Além disso, a inovação trazida na palestra em pouco tempo vira rotina. O palestrante “dá tudo de si”, prepara a fala, encena e até canta. Tempos depois, o ouvinte mal humorado vai e diz: “Ai, vai cantar de novo!!!”
Eu já declamei, li contos, contei piada, cantei, utilizei vídeos de documentários e de filmes clássicos, sendo que agora estou na fase Barbixas e Porta dos Fundos (que são sensacionais). Até já arrisquei alguns passos de sapateado, cabendo esclarecer que me tornar um “streeper” não está em cogitação, ainda... E claro, sempre deixo um tempinho para falar um pouco de direito do trabalho...
E para que essa toda longa introdução? Primeiro, claro, para cumprir a estratégia de trazer alguma inovação e, segundo, para consignar que na situação específica em que me vi envolvido neste ano, ao ter recebido a honrosa missão de conversar com os juízes e juízas do trabalho da 15ª. Região, em diversos encontros regionais, sobre a incidência, ou não, do novo CPC no processo do trabalho, em cada encontro – e já foram três – as dificuldades de surpreender a plateia foram se multiplicando.
Ainda que eu me esforçasse para criar uma nova dinâmica de exposição o conteúdo não tinha como ser diferente e, evidentemente, as juízas e juízes que vinham para cada novo encontro já tinham notícia do que eu havia dito no anterior, até porque, logo no dia seguinte, a notícia era dada pelo setor de imprensa do Tribunal2.

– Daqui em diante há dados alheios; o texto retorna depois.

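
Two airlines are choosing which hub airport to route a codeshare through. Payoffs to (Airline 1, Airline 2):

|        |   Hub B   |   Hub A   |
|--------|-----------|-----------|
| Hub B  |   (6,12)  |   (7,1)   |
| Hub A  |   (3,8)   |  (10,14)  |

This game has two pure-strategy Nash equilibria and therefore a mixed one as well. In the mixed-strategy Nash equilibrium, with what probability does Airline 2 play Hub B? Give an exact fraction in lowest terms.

1/2

Airline 2's mix q on Hub B must make Airline 1 indifferent between Hub B and Hub A.
Airline 1's payoff from Hub B: 6q + 7(1−q). From Hub A: 3q + 10(1−q).
Set equal: 3q = 3(1−q) → q = 3/6 = 1/2.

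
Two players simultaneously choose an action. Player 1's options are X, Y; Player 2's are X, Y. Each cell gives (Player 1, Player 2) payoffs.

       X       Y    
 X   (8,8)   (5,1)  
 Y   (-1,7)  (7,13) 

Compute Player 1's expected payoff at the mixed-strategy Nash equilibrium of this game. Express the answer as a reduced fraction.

61/11

Player 2 mixes with probability q on X, chosen so Player 1 is indifferent: 8q + 5(1−q) = (-1)q + 7(1−q) gives q = 2/11.
Player 1's expected payoff (from either row, since indifferent) is 8·2/11 + 5·9/11 = 61/11.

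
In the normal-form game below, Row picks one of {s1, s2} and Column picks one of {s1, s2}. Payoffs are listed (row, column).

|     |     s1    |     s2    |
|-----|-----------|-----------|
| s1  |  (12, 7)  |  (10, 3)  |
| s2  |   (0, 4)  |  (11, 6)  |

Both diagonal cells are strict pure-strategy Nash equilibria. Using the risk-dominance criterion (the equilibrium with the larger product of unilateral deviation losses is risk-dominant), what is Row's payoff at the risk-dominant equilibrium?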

Pois bem. Se já disse, de três formas diferentes que rejeito a aplicação do novo CPC no processo do trabalho por conta da incompatibilidade, da desnecessidade e dos graves riscos que a aplicação do novo CPC traz aos direitos trabalhistas, e se todos aqui já sabem que falei isso e, portanto, vieram preparados e, consequentemente, desanimados, para ouvir a mesma história, ainda que com outro roteiro, vi-me na quase obrigação, até para manter a pertinência da palestra, de perverter essa ordem preconcebida dos fatos.
Resolvi, então, visualizar a aplicação de alguns dispositivos do novo CPC no processo do trabalho, avaliando os efeitos disso.
Creio que com isso aqueles que pretendiam dormir na palestra já terão ao menos alguma curiosidade para ouvir o que vem pela frente.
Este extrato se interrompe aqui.